The Economic Security Dialogue is the third leg. Critical minerals, semiconductors, and pharmaceuticals are the three categories both sides agreed to track, and the dialogue is designed to sit alongside the trade target rather than under it. NSTI Kanpur’s aeronautics centre is the operational seed for the supply-chain strand.
The 19 signed agreements from this leg are the project pipeline the rhetoric is meant to convert into deals. Nice’s pitch is the city-level test that follows.

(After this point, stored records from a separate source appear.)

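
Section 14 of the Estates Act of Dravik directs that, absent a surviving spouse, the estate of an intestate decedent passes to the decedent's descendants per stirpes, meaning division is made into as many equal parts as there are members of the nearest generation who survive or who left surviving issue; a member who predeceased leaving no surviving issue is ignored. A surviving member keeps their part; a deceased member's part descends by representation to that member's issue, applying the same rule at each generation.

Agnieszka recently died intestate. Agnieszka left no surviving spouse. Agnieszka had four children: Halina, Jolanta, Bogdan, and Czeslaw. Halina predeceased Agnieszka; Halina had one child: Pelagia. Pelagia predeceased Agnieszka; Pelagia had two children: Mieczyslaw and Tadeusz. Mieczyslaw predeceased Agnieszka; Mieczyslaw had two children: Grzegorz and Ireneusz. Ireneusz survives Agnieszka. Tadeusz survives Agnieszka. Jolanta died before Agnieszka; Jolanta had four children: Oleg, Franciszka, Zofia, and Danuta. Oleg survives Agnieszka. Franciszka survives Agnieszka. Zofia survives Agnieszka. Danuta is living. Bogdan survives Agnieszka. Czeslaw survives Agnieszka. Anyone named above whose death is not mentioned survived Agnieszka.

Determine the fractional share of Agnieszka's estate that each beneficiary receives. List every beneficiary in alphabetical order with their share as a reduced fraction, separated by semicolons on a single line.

There is no surviving spouse, so the entire estate passes to Agnieszka's descendants per stirpes.
The estate is divided into 4 equal shares of 1/4 among Halina, Jolanta, Bogdan, Czeslaw.
Halina predeceased; the 1/4 allotted to Halina's branch passes to Halina's issue by representation.
Pelagia's line is the sole branch at this level, so the full 1/4 passes to Pelagia's issue by representation.
The 1/4 is divided into 2 equal shares of 1/8 among Mieczyslaw, Tadeusz.
Mieczyslaw predeceased; the 1/8 allotted to Mieczyslaw's branch passes to Mieczyslaw's issue by representation.
The 1/8 is divided into 2 equal shares of 1/16 among Grzegorz, Ireneusz.
Grzegorz is living and takes 1/16.
Ireneusz is living and takes 1/16.
Tadeusz is living and takes 1/8.
Jolanta predeceased; the 1/4 allotted to Jolanta's branch passes to Jolanta's issue by representation.
The 1/4 is divided into 4 equal shares of 1/16 among Oleg, Franciszka, Zofia, Danuta.
Oleg is living and takes 1/16.
Franciszka is living and takes 1/16.
Zofia is living and takes 1/16.
Danuta is living and takes 1/16.
Bogdan is living and takes 1/4.
Czeslaw is living and takes 1/4.

Bogdan 1/4; Czeslaw 1/4; Danuta 1/16; Franciszka 1/16; Grzegorz 1/16; Ireneusz 1/16; Oleg 1/16; Tadeusz 1/8; Zofia 1/16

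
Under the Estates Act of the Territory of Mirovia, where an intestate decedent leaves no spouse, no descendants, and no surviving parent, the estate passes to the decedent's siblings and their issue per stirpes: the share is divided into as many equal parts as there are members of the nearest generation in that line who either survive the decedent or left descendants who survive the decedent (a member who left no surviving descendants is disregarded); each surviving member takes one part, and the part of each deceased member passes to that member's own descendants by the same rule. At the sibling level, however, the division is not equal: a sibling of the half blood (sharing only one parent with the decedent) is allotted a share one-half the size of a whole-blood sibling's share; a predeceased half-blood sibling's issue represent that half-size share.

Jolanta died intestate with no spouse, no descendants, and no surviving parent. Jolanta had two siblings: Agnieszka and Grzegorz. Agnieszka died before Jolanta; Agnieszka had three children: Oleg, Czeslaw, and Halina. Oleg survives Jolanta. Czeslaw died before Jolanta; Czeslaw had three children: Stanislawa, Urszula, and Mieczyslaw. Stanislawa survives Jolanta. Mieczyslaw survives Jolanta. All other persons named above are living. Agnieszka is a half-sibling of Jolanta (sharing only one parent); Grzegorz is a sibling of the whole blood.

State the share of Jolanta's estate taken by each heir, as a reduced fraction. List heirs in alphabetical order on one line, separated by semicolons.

No spouse, descendants, or parent survives, so the estate passes to Jolanta's siblings per stirpes.
Half-blood siblings count for one-half the weight of whole-blood siblings at the initial division.
Dividing 1 in proportion to weights (total weight 3/2): Agnieszka (weight 1/2) → 1/3; Grzegorz (weight 1) → 2/3.
Agnieszka predeceased; the 1/3 allotted to Agnieszka's branch passes to Agnieszka's issue by representation.
The 1/3 is divided into 3 equal shares of 1/9 among Oleg, Czeslaw, Halina.
Oleg is living and takes 1/9.
Czeslaw predeceased; the 1/9 allotted to Czeslaw's branch passes to Czeslaw's issue by representation.
The 1/9 is divided into 3 equal shares of 1/27 among Stanislawa, Urszula, Mieczyslaw.
Stanislawa is living and takes 1/27.
Urszula is living and takes 1/27.
Mieczyslaw is living and takes 1/27.
Halina is living and takes 1/9.
Grzegorz is living and takes 2/3.

Grzegorz 2/3; Halina 1/9; Mieczyslaw 1/27; Oleg 1/9; Stanislawa 1/27; Urszula 1/27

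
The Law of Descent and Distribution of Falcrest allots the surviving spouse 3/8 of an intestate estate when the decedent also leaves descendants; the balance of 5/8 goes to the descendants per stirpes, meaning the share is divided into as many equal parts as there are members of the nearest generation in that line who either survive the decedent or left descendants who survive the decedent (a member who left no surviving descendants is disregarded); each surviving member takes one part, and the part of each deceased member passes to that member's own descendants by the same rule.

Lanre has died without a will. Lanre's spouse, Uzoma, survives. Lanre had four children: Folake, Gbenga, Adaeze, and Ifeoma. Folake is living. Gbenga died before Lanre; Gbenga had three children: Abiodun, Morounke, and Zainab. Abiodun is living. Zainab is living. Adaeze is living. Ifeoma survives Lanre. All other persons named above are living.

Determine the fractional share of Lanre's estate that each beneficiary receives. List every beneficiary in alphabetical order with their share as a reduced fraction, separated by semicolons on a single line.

Abiodun 5/96; Adaeze 5/32; Folake 5/32; Ifeoma 5/32; Morounke 5/96; Uzoma 3/8; Zainab 5/96

Uzoma, as surviving spouse, takes 3/8.
The remaining 5/8 passes to Lanre's descendants per stirpes.
The 5/8 is divided into 4 equal shares of 5/32 among Folake, Gbenga, Adaeze, Ifeoma.
Folake is living and takes 5/32.
Gbenga predeceased; the 5/32 allotted to Gbenga's branch passes to Gbenga's issue by representation.
The 5/32 is divided into 3 equal shares of 5/96 among Abiodun, Morounke, Zainab.
Abiodun is living and takes 5/96.
Morounke is living and takes 5/96.
Zainab is living and takes 5/96.
Adaeze is living and takes 5/32.
Ifeoma is living and takes 5/32.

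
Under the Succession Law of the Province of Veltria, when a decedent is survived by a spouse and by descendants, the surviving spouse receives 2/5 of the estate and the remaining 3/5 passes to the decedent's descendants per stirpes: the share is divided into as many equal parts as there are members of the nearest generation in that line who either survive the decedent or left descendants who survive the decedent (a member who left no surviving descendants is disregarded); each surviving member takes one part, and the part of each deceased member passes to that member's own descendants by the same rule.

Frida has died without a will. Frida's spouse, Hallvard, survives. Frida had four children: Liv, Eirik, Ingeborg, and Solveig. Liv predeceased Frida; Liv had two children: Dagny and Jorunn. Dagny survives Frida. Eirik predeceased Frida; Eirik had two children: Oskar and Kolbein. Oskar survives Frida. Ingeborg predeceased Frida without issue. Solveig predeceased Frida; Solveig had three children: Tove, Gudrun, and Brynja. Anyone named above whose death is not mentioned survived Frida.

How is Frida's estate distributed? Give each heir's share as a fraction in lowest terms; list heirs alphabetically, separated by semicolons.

Hallvard, as surviving spouse, takes 2/5.
The remaining 3/5 passes to Frida's descendants per stirpes.
Ingeborg left no surviving issue, so that branch lapses and is disregarded.
The 3/5 is divided into 3 equal shares of 1/5 among Liv, Eirik, Solveig.
Liv predeceased; the 1/5 allotted to Liv's branch passes to Liv's issue by representation.
The 1/5 is divided into 2 equal shares of 1/10 among Dagny, Jorunn.
Dagny is living and takes 1/10.
Jorunn is living and takes 1/10.
Eirik predeceased; the 1/5 allotted to Eirik's branch passes to Eirik's issue by representation.
The 1/5 is divided into 2 equal shares of 1/10 among Oskar, Kolbein.
Oskar is living and takes 1/10.
Kolbein is living and takes 1/10.
Solveig predeceased; the 1/5 allotted to Solveig's branch passes to Solveig's issue by representation.
The 1/5 is divided into 3 equal shares of 1/15 among Tove, Gudrun, Brynja.
Tove is living and takes 1/15.
Gudrun is living and takes 1/15.
Brynja is living and takes 1/15.

Brynja 1/15; Dagny 1/10; Gudrun 1/15; Hallvard 2/5; Jorunn 1/10; Kolbein 1/10; Oskar 1/10; Tove 1/15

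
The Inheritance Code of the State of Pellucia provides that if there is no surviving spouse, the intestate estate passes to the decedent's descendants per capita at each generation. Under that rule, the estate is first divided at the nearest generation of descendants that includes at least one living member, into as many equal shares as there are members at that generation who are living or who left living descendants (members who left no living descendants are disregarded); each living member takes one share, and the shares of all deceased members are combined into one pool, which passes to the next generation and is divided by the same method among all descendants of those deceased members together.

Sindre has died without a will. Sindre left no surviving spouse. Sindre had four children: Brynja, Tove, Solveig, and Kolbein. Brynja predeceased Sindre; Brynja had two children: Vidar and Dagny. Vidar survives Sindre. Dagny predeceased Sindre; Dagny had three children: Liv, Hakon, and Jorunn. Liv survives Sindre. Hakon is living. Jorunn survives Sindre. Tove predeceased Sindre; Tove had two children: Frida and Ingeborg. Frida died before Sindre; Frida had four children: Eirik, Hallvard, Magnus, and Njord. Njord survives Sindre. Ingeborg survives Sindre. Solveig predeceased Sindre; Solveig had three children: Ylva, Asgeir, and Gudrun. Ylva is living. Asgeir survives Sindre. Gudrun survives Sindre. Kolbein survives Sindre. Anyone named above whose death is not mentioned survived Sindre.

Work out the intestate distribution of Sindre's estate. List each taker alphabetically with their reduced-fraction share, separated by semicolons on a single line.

Asgeir 3/28; Eirik 3/98; Gudrun 3/28; Hakon 3/98; Hallvard 3/98; Ingeborg 3/28; Jorunn 3/98; Kolbein 1/4; Liv 3/98; Magnus 3/98; Njord 3/98; Vidar 3/28; Ylva 3/28

There is no surviving spouse, so the entire estate passes to Sindre's descendants per capita at each generation.
At generation 1 (Brynja, Tove, Solveig, Kolbein) there are 4 shares of (1)/4 = 1/4 each.
Living: Kolbein — each takes 1/4.
Deceased: Brynja, Tove, and Solveig. Their combined 3/4 is pooled and carried to generation 2.
At generation 2 (Vidar, Dagny, Frida, Ingeborg, Ylva, Asgeir, Gudrun) there are 7 shares of (3/4)/7 = 3/28 each.
Living: Vidar, Ingeborg, Ylva, Asgeir, and Gudrun — each takes 3/28.
Deceased: Dagny and Frida. Their combined 3/14 is pooled and carried to generation 3.
At generation 3 (Liv, Hakon, Jorunn, Eirik, Hallvard, Magnus, Njord) there are 7 shares of (3/14)/7 = 3/98 each.
Living: Liv, Hakon, Jorunn, Eirik, Hallvard, Magnus, and Njord — each takes 3/98.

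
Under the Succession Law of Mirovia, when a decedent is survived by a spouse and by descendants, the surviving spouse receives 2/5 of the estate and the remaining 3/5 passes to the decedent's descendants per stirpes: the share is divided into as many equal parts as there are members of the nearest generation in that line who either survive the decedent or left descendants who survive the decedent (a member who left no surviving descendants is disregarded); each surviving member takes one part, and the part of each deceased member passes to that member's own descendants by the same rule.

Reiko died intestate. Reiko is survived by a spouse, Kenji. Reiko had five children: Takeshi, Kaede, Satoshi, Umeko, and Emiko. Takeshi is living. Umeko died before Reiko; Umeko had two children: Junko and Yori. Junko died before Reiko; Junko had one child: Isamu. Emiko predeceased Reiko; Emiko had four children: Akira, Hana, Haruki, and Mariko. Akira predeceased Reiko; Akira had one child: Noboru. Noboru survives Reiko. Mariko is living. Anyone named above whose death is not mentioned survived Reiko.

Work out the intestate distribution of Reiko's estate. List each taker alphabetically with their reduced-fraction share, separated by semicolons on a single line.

Kenji, as surviving spouse, takes 2/5.
The remaining 3/5 passes to Reiko's descendants per stirpes.
The 3/5 is divided into 5 equal shares of 3/25 among Takeshi, Kaede, Satoshi, Umeko, Emiko.
Takeshi is living and takes 3/25.
Kaede is living and takes 3/25.
Satoshi is living and takes 3/25.
Umeko predeceased; the 3/25 allotted to Umeko's branch passes to Umeko's issue by representation.
The 3/25 is divided into 2 equal shares of 3/50 among Junko, Yori.
Junko predeceased; the 3/50 allotted to Junko's branch passes to Junko's issue by representation.
Isamu is the sole taker at this level and receives the full 3/50.
Yori is living and takes 3/50.
Emiko predeceased; the 3/25 allotted to Emiko's branch passes to Emiko's issue by representation.
The 3/25 is divided into 4 equal shares of 3/100 among Akira, Hana, Haruki, Mariko.
Akira predeceased; the 3/100 allotted to Akira's branch passes to Akira's issue by representation.
Noboru is the sole taker at this level and receives the full 3/100.
Hana is living and takes 3/100.
Haruki is living and takes 3/100.
Mariko is living and takes 3/100.

Hana 3/100; Haruki 3/100; Isamu 3/50; Kaede 3/25; Kenji 2/5; Mariko 3/100; Noboru 3/100; Satoshi 3/25; Takeshi 3/25; Yori 3/50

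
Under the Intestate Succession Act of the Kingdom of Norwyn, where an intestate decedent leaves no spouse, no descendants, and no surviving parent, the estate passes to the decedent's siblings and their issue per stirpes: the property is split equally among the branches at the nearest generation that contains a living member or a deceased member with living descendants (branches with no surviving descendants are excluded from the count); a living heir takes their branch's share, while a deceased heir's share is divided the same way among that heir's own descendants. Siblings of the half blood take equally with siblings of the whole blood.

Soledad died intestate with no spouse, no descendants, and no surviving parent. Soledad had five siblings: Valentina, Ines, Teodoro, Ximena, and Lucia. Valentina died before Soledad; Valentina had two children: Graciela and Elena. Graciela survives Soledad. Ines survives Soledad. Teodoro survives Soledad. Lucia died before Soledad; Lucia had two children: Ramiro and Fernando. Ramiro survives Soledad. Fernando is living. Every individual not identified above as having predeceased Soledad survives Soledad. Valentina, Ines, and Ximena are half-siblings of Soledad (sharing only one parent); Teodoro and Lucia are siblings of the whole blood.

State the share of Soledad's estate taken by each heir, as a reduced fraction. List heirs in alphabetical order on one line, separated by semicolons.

Elena 1/10; Fernando 1/10; Graciela 1/10; Ines 1/5; Ramiro 1/10; Teodoro 1/5; Ximena 1/5

No spouse, descendants, or parent survives, so the estate passes to Soledad's siblings per stirpes.
Half-blood and whole-blood siblings take equally under the stated rule.
The estate is divided into 5 equal shares of 1/5 among Valentina, Ines, Teodoro, Ximena, Lucia.
Valentina predeceased; the 1/5 allotted to Valentina's branch passes to Valentina's issue by representation.
The 1/5 is divided into 2 equal shares of 1/10 among Graciela, Elena.
Graciela is living and takes 1/10.
Elena is living and takes 1/10.
Ines is living and takes 1/5.
Teodoro is living and takes 1/5.
Ximena is living and takes 1/5.
Lucia predeceased; the 1/5 allotted to Lucia's branch passes to Lucia's issue by representation.
The 1/5 is divided into 2 equal shares of 1/10 among Ramiro, Fernando.
Ramiro is living and takes 1/10.
Fernando is living and takes 1/10.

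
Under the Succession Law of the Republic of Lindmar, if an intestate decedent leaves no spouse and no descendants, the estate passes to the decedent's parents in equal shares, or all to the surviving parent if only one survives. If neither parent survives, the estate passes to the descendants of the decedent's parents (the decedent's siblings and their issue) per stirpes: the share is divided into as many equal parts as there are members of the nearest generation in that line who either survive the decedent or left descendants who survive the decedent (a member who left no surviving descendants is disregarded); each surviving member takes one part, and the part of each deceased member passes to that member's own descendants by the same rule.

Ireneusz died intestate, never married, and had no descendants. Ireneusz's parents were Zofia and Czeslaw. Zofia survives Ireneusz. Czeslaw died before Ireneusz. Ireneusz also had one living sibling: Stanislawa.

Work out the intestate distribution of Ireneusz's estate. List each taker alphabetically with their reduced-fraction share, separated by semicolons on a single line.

Zofia 1

Only one parent, Zofia, survives, so Zofia takes the entire estate. The siblings take nothing because a surviving parent has priority.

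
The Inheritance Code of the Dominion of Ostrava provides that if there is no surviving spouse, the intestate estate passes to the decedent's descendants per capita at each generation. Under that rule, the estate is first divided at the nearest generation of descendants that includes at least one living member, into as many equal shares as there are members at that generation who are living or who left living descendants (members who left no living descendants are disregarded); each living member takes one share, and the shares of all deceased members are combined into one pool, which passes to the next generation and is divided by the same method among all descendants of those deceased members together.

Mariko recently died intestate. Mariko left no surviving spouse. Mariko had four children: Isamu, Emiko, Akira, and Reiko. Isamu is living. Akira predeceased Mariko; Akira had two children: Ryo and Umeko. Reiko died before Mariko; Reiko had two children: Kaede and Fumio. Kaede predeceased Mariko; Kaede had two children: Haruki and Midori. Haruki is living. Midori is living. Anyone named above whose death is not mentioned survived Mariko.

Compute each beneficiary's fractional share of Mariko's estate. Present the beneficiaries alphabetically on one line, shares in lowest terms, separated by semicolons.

There is no surviving spouse, so the entire estate passes to Mariko's descendants per capita at each generation.
At generation 1 (Isamu, Emiko, Akira, Reiko) there are 4 shares of (1)/4 = 1/4 each.
Living: Isamu and Emiko — each takes 1/4.
Deceased: Akira and Reiko. Their combined 1/2 is pooled and carried to generation 2.
At generation 2 (Ryo, Umeko, Kaede, Fumio) there are 4 shares of (1/2)/4 = 1/8 each.
Living: Ryo, Umeko, and Fumio — each takes 1/8.
Deceased: Kaede. That 1/8 share is carried to generation 3.
At generation 3 (Haruki, Midori) there are 2 shares of (1/8)/2 = 1/16 each.
Living: Haruki and Midori — each takes 1/16.

Emiko 1/4; Fumio 1/8; Haruki 1/16; Isamu 1/4; Midori 1/16; Ryo 1/8; Umeko 1/8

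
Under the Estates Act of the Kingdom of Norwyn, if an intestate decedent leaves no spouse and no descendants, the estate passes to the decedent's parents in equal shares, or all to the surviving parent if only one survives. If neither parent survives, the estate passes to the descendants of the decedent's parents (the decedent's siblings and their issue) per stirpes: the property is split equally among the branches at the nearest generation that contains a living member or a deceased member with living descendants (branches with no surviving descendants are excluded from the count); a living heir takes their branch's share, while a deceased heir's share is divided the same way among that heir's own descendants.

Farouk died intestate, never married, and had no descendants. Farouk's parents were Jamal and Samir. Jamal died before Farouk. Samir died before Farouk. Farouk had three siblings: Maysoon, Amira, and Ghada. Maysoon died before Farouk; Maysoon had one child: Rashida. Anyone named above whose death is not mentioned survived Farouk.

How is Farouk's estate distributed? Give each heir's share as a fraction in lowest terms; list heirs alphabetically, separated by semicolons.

Amira 1/3; Ghada 1/3; Rashida 1/3

Neither parent survives and there are no descendants, so the estate passes to Farouk's siblings and their issue per stirpes.
The estate is divided into 3 equal shares of 1/3 among Maysoon, Amira, Ghada.
Maysoon predeceased; the 1/3 allotted to Maysoon's branch passes to Maysoon's issue by representation.
Rashida is the sole taker at this level and receives the full 1/3.
Amira is living and takes 1/3.
Ghada is living and takes 1/3.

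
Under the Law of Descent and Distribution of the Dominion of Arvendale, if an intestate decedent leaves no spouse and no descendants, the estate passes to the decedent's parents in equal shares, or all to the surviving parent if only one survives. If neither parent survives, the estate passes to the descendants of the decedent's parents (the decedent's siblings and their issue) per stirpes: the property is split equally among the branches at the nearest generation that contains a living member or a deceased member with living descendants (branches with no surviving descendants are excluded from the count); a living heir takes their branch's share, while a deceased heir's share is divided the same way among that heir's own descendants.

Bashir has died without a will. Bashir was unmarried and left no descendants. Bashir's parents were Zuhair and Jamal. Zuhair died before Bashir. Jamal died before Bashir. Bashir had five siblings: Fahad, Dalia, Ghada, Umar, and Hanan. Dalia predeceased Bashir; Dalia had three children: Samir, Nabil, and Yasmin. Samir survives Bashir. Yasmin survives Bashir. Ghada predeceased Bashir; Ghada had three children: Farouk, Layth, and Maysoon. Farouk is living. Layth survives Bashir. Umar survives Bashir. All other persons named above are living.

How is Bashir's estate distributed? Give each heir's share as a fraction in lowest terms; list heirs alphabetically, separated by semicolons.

Neither parent survives and there are no descendants, so the estate passes to Bashir's siblings and their issue per stirpes.
The estate is divided into 5 equal shares of 1/5 among Fahad, Dalia, Ghada, Umar, Hanan.
Fahad is living and takes 1/5.
Dalia predeceased; the 1/5 allotted to Dalia's branch passes to Dalia's issue by representation.
The 1/5 is divided into 3 equal shares of 1/15 among Samir, Nabil, Yasmin.
Samir is living and takes 1/15.
Nabil is living and takes 1/15.
Yasmin is living and takes 1/15.
Ghada predeceased; the 1/5 allotted to Ghada's branch passes to Ghada's issue by representation.
The 1/5 is divided into 3 equal shares of 1/15 among Farouk, Layth, Maysoon.
Farouk is living and takes 1/15.
Layth is living and takes 1/15.
Maysoon is living and takes 1/15.
Umar is living and takes 1/5.
Hanan is living and takes 1/5.

Fahad 1/5; Farouk 1/15; Hanan 1/5; Layth 1/15; Maysoon 1/15; Nabil 1/15; Samir 1/15; Umar 1/5; Yasmin 1/15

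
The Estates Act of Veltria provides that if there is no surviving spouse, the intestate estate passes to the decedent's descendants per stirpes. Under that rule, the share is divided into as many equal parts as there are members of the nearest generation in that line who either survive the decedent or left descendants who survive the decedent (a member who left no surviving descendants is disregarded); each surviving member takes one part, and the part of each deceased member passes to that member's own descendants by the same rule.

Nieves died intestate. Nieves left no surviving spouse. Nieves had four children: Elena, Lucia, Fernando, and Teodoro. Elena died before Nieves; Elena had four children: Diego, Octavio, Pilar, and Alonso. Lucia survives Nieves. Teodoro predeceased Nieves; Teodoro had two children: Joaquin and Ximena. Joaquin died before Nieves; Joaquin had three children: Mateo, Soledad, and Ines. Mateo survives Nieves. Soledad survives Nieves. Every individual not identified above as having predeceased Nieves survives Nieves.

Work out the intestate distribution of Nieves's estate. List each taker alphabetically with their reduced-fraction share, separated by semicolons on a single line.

There is no surviving spouse, so the entire estate passes to Nieves's descendants per stirpes.
The estate is divided into 4 equal shares of 1/4 among Elena, Lucia, Fernando, Teodoro.
Elena predeceased; the 1/4 allotted to Elena's branch passes to Elena's issue by representation.
The 1/4 is divided into 4 equal shares of 1/16 among Diego, Octavio, Pilar, Alonso.
Diego is living and takes 1/16.
Octavio is living and takes 1/16.
Pilar is living and takes 1/16.
Alonso is living and takes 1/16.
Lucia is living and takes 1/4.
Fernando is living and takes 1/4.
Teodoro predeceased; the 1/4 allotted to Teodoro's branch passes to Teodoro's issue by representation.
The 1/4 is divided into 2 equal shares of 1/8 among Joaquin, Ximena.
Joaquin predeceased; the 1/8 allotted to Joaquin's branch passes to Joaquin's issue by representation.
The 1/8 is divided into 3 equal shares of 1/24 among Mateo, Soledad, Ines.
Mateo is living and takes 1/24.
Soledad is living and takes 1/24.
Ines is living and takes 1/24.
Ximena is living and takes 1/8.

Alonso 1/16; Diego 1/16; Fernando 1/4; Ines 1/24; Lucia 1/4; Mateo 1/24; Octavio 1/16; Pilar 1/16; Soledad 1/24; Ximena 1/8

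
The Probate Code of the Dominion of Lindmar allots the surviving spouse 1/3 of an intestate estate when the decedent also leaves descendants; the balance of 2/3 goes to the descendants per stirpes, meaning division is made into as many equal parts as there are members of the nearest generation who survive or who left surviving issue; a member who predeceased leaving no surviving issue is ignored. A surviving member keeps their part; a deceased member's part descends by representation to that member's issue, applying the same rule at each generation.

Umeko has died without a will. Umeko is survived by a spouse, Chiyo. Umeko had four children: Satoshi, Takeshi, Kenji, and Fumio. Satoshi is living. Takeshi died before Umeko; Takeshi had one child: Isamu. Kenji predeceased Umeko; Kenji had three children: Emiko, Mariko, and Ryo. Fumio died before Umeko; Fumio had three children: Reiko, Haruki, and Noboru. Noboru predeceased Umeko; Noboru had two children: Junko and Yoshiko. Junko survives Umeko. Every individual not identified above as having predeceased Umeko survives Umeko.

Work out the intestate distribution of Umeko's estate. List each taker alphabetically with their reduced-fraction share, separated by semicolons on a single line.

Chiyo 1/3; Emiko 1/18; Haruki 1/18; Isamu 1/6; Junko 1/36; Mariko 1/18; Reiko 1/18; Ryo 1/18; Satoshi 1/6; Yoshiko 1/36

Chiyo, as surviving spouse, takes 1/3.
The remaining 2/3 passes to Umeko's descendants per stirpes.
The 2/3 is divided into 4 equal shares of 1/6 among Satoshi, Takeshi, Kenji, Fumio.
Satoshi is living and takes 1/6.
Takeshi predeceased; the 1/6 allotted to Takeshi's branch passes to Takeshi's issue by representation.
Isamu is the sole taker at this level and receives the full 1/6.
Kenji predeceased; the 1/6 allotted to Kenji's branch passes to Kenji's issue by representation.
The 1/6 is divided into 3 equal shares of 1/18 among Emiko, Mariko, Ryo.
Emiko is living and takes 1/18.
Mariko is living and takes 1/18.
Ryo is living and takes 1/18.
Fumio predeceased; the 1/6 allotted to Fumio's branch passes to Fumio's issue by representation.
The 1/6 is divided into 3 equal shares of 1/18 among Reiko, Haruki, Noboru.
Reiko is living and takes 1/18.
Haruki is living and takes 1/18.
Noboru predeceased; the 1/18 allotted to Noboru's branch passes to Noboru's issue by representation.
The 1/18 is divided into 2 equal shares of 1/36 among Junko, Yoshiko.
Junko is living and takes 1/36.
Yoshiko is living and takes 1/36.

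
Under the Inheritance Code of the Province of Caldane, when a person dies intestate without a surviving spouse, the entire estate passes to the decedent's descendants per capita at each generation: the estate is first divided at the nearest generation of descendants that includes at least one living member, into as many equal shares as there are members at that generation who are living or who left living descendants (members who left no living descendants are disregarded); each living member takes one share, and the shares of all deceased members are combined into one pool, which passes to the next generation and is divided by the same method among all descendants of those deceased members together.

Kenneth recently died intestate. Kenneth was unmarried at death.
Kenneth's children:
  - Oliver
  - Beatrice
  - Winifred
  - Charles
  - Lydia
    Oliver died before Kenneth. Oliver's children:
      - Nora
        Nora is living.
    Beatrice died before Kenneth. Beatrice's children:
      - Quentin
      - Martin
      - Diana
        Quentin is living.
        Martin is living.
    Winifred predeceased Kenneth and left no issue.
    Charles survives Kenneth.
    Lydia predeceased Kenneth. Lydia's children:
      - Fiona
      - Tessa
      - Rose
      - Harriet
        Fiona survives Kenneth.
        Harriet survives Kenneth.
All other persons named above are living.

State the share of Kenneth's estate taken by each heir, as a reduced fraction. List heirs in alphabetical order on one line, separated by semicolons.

There is no surviving spouse, so the entire estate passes to Kenneth's descendants per capita at each generation.
At generation 1 (Oliver, Beatrice, Charles, Lydia) there are 4 shares of (1)/4 = 1/4 each.
Living: Charles — each takes 1/4.
Deceased: Oliver, Beatrice, and Lydia. Their combined 3/4 is pooled and carried to generation 2.
At generation 2 (Nora, Quentin, Martin, Diana, Fiona, Tessa, Rose, Harriet) there are 8 shares of (3/4)/8 = 3/32 each.
Living: Nora, Quentin, Martin, Diana, Fiona, Tessa, Rose, and Harriet — each takes 3/32.

Charles 1/4; Diana 3/32; Fiona 3/32; Harriet 3/32; Martin 3/32; Nora 3/32; Quentin 3/32; Rose 3/32; Tessa 3/32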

Frequently Asked Questions
What is Bharat Innovates 2026?
Bharat Innovates 2026 is a national programme of India’s Ministry of Education, designed as a global accelerator for innovations from Indian higher education institutions. The maiden edition is being held at the Palais des Expositions in Nice from 14 to 16 June 2026, with 120 deep-tech startups and 15 Indian HEIs including the IITs and IISc.
When was the India-France Year of Innovation launched?
The India-France Year of Innovation was jointly inaugurated by President Emmanuel Macron and Prime Minister Narendra Modi on 17 February 2026 in Mumbai, the same event at which the relationship was elevated to a Special Global Strategic Partnership.
How many deep-tech startups are in Nice for Bharat Innovates 2026?
The showcase features 120 Indian deep-tech startups across 13 frontier technology themes, ranging from semiconductors and biotechnology to space, defence, advanced computing, energy, smart cities, and the blue economy. The Nice event has drawn participation from more than 350 prominent investors and venture capitalists from around the world.
What is the Joint India-France AI Working Group?
The Joint India-France AI Working Group is one of the 13 outcomes from Modi’s first-leg visit to France, with a stated focus on AI and its global governance. It sits inside the India-France Innovation Roadmap 2030 and is paired with 19 signed agreements between innovation-network institutions in the two countries.
What is the trade target between India and France?
India and France agreed at Nice to set up a high-level mechanism aimed at doubling bilateral trade within five years, building on the existing Economic and Financial Dialogue. The two sides also instituted a separate Economic Security Dialogue to track critical minerals, semiconductors, and pharmaceuticals.